What makes human hands especially suitable for e.g. assembling a phone or installing a door handle onto a car?
yes. do you think it's safe to just plug usb into some hole and type? the safest option for a robot is typing with fingers
I personally am not bullish on 1:1 human hands either, but IMO the question shouldn't be $100k 2 ton Kuka arm vs biped with hands, it's overactuated robotics (build it from the floor with hard coded operations) vs underactuated (build it from the contact point of the work backwards with ML and sensors). We shall see which form factors prevail, but the type of robotics development posted here seems like the way forwards regardless, an ecosystem of small, power dense, reliable, accurate QDD actuators will lead to many general purpose robot applications. I recognize I am not using underactuated vs overactuated in their strict definition here but if you are familiar with robots I think you'll understand where I am coming from as far as a robot design ethos.
I will say though in designing robots of this type without necessarily being bound by trying to make a robot look like a human, I have often found myself accidentally recreating human arm DOF in a round trip way, it does just end up being well packaged beyond the "world designed for humans" talking point. Maybe hands will end up being a similar situation.

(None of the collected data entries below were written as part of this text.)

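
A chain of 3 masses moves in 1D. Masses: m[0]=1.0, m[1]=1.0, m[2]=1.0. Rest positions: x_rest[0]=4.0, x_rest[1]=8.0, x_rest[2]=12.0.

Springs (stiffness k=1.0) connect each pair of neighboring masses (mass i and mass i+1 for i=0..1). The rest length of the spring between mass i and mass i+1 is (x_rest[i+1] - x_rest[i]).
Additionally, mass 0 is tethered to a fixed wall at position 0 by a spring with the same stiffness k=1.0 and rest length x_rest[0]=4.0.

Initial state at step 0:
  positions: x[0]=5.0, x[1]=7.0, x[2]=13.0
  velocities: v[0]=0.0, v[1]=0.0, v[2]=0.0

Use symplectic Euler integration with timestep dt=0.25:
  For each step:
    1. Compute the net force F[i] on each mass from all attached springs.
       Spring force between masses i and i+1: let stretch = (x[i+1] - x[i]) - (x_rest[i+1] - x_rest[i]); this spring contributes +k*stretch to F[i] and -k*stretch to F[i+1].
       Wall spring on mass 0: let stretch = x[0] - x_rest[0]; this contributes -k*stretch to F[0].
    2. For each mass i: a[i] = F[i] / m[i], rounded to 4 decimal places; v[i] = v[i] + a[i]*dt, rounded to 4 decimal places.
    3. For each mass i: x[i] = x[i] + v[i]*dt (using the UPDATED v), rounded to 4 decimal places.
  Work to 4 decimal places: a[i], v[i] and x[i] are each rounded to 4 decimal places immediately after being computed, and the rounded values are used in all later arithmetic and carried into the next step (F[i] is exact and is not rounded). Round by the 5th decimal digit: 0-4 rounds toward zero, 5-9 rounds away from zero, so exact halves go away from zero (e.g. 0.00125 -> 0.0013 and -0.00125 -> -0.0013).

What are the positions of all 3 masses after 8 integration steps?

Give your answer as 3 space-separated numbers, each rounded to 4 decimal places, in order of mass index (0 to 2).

Step 0: x=[5.0000 7.0000 13.0000] v=[0.0000 0.0000 0.0000]
Step 1: x=[4.8125 7.2500 12.8750] v=[-0.7500 1.0000 -0.5000]
Step 2: x=[4.4766 7.6992 12.6484] v=[-1.3438 1.7969 -0.9063]
Step 3: x=[4.0623 8.2564 12.3625] v=[-1.6573 2.2286 -1.1436]
Step 4: x=[3.6562 8.8081 12.0700] v=[-1.6244 2.2066 -1.1701]
Step 5: x=[3.3436 9.2416 11.8236] v=[-1.2505 1.7341 -0.9856]
Step 6: x=[3.1906 9.4679 11.6658] v=[-0.6119 0.9051 -0.6311]
Step 7: x=[3.2306 9.4392 11.6207] v=[0.1598 -0.1148 -0.1806]
Step 8: x=[3.4567 9.1588 11.6892] v=[0.9043 -1.1216 0.2740]

Answer: 3.4567 9.1588 11.6892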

Not to dismiss the value of LLMs in those cases as an interface/interpretation layer.
If grandma goes into the windowless surgery factory, I just want the best bots working on her. There is value in having Dr. Bot the replicant give me the face-to-face status updates. We are not breaking out those layers as much, anymore, as the focus becomes minimizing FOMO.
Similar to how claude code gained so much traction in terminal by just leveraging the command line interface that already exists for humans, no need to invent a domain specific MCP to just run shell commands.
I agree with you that it's far from the most efficient approach for specific tasks. But the analogy would be that you also generally don't want to use LLMs to do something you can "just" write a script for... that doesn't make LLMs useless though.